Zdaniem prof. Popczyka budowa kolejnych bloków węglowych oznacza uzależnianie się Polski od importu węgla kamiennego na długie lata, ponieważ krajowa produkcja nie będzie już rosła i staje się bardzo droga. Można tu postawić pytanie o sensowność zamykania w nieodwracalny sposób polskich kopalni węgla kamiennego w latach 90., ale to temat na inny artykuł.
Śnieg na panelach
Nie polemizując w ogóle z argumentami na rzecz zwiększenia efektywności energetycznej poprzez termomodernizację (ale i także modernizację sieci przesyłowych energii itp., wymianę bloków energetycznych na bardziej efektywne, itp.), trudno nie odnieść się do tez o roli, jaką mogą odegrać odnawialne źródła energii, ani też do przytaczania przykładu Niemiec w tym zakresie.
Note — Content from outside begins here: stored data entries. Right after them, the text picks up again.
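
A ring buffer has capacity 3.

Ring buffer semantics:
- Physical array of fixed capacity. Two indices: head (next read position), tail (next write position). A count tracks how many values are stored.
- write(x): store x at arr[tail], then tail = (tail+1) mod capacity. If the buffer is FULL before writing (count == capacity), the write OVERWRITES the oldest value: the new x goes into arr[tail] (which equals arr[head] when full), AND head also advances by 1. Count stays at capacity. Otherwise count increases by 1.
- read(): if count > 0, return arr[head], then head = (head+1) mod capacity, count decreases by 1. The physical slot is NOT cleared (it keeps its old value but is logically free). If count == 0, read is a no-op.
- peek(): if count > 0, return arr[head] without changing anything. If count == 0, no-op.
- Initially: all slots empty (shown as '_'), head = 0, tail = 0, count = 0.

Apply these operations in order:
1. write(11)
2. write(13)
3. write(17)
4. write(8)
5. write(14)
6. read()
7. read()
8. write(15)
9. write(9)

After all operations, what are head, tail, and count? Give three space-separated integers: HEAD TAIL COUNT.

After op 1 (write(11)): arr=[11 _ _] head=0 tail=1 count=1
After op 2 (write(13)): arr=[11 13 _] head=0 tail=2 count=2
After op 3 (write(17)): arr=[11 13 17] head=0 tail=0 count=3
After op 4 (write(8)): arr=[8 13 17] head=1 tail=1 count=3
After op 5 (write(14)): arr=[8 14 17] head=2 tail=2 count=3
After op 6 (read()): arr=[8 14 17] head=0 tail=2 count=2
After op 7 (read()): arr=[8 14 17] head=1 tail=2 count=1
After op 8 (write(15)): arr=[8 14 15] head=1 tail=0 count=2
After op 9 (write(9)): arr=[9 14 15] head=1 tail=1 count=3

Answer: 1 1 3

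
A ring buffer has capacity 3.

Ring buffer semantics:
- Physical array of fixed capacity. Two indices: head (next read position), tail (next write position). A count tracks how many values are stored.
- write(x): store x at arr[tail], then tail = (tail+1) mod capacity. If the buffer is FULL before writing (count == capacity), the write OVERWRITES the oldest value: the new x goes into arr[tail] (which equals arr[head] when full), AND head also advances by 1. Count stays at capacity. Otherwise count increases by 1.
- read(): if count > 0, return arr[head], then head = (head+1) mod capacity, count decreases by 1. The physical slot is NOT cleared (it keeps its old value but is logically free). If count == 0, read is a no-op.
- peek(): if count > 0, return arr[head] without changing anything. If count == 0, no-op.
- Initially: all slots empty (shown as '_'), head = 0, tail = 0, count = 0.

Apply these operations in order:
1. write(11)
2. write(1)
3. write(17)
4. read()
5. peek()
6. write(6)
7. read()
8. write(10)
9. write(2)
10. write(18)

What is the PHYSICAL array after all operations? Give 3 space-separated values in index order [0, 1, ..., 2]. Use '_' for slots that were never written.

After op 1 (write(11)): arr=[11 _ _] head=0 tail=1 count=1
After op 2 (write(1)): arr=[11 1 _] head=0 tail=2 count=2
After op 3 (write(17)): arr=[11 1 17] head=0 tail=0 count=3
After op 4 (read()): arr=[11 1 17] head=1 tail=0 count=2
After op 5 (peek()): arr=[11 1 17] head=1 tail=0 count=2
After op 6 (write(6)): arr=[6 1 17] head=1 tail=1 count=3
After op 7 (read()): arr=[6 1 17] head=2 tail=1 count=2
After op 8 (write(10)): arr=[6 10 17] head=2 tail=2 count=3
After op 9 (write(2)): arr=[6 10 2] head=0 tail=0 count=3
After op 10 (write(18)): arr=[18 10 2] head=1 tail=1 count=3

Answer: 18 10 2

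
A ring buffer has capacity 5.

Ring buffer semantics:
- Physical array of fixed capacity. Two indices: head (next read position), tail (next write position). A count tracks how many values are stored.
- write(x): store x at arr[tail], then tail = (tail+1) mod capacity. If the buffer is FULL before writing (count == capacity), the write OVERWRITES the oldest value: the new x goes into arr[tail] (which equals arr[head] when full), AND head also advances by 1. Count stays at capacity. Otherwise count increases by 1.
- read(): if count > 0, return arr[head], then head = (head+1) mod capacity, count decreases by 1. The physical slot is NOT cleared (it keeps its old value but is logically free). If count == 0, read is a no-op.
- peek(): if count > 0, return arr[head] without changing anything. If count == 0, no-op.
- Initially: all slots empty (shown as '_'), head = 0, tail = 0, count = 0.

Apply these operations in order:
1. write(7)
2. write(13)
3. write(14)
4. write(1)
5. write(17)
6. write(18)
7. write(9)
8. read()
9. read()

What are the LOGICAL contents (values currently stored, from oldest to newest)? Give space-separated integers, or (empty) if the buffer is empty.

Answer: 17 18 9

Derivation:
After op 1 (write(7)): arr=[7 _ _ _ _] head=0 tail=1 count=1
After op 2 (write(13)): arr=[7 13 _ _ _] head=0 tail=2 count=2
After op 3 (write(14)): arr=[7 13 14 _ _] head=0 tail=3 count=3
After op 4 (write(1)): arr=[7 13 14 1 _] head=0 tail=4 count=4
After op 5 (write(17)): arr=[7 13 14 1 17] head=0 tail=0 count=5
After op 6 (write(18)): arr=[18 13 14 1 17] head=1 tail=1 count=5
After op 7 (write(9)): arr=[18 9 14 1 17] head=2 tail=2 count=5
After op 8 (read()): arr=[18 9 14 1 17] head=3 tail=2 count=4
After op 9 (read()): arr=[18 9 14 1 17] head=4 tail=2 count=3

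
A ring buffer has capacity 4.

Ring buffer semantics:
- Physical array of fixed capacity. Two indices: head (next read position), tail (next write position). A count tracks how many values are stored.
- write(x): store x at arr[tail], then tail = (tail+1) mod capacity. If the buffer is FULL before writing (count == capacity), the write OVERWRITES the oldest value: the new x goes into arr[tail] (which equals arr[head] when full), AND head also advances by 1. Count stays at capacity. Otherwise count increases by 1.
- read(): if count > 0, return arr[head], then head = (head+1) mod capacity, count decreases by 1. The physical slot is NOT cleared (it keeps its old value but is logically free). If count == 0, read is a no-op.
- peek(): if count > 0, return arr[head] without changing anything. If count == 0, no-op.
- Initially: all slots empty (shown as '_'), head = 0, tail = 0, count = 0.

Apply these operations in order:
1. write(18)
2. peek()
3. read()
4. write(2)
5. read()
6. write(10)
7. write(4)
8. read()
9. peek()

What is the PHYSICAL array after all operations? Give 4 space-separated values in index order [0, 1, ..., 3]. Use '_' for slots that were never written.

After op 1 (write(18)): arr=[18 _ _ _] head=0 tail=1 count=1
After op 2 (peek()): arr=[18 _ _ _] head=0 tail=1 count=1
After op 3 (read()): arr=[18 _ _ _] head=1 tail=1 count=0
After op 4 (write(2)): arr=[18 2 _ _] head=1 tail=2 count=1
After op 5 (read()): arr=[18 2 _ _] head=2 tail=2 count=0
After op 6 (write(10)): arr=[18 2 10 _] head=2 tail=3 count=1
After op 7 (write(4)): arr=[18 2 10 4] head=2 tail=0 count=2
After op 8 (read()): arr=[18 2 10 4] head=3 tail=0 count=1
After op 9 (peek()): arr=[18 2 10 4] head=3 tail=0 count=1

Answer: 18 2 10 4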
Jest to bowiem kraj, w którym kilka radykalnych (i chyba nieprzemyślanych) decyzji doprowadziło do znacznych perturbacji na rynku energii.
W ubiegłym roku, na skutek gwałtownego spadku produkcji energii elektrycznej w wyniku zamknięcia elektrowni atomowych, nastąpił wprawdzie wzrost wytwarzania ze źródeł odnawialnych, ale w jeszcze większym stopniu – z węgla kamiennego i brunatnego (wystarczy spojrzeć w dane instytutu AGEB), ponieważ Niemcy nadal rozbudowują elektrownie węglowe. Wspominał już o tym prof. Władysław Mielczarski w swojej polemice z cytowanym raportem.
Nie ma w tym nic dziwnego – energia wiatrowa i słoneczna jest bardzo nieprzewidywalna i wymaga pokrycia w źródłach konwencjonalnych. Wiatr nie zawsze wieje w godzinach szczytu poboru mocy, a w przypadku słońca taka sytuacja jest wręcz regułą. Na razie zaś nie mamy technologii pozwalającej skutecznie odkładać na potem np. energię z bardzo słonecznego dnia albo z nocnej wichury.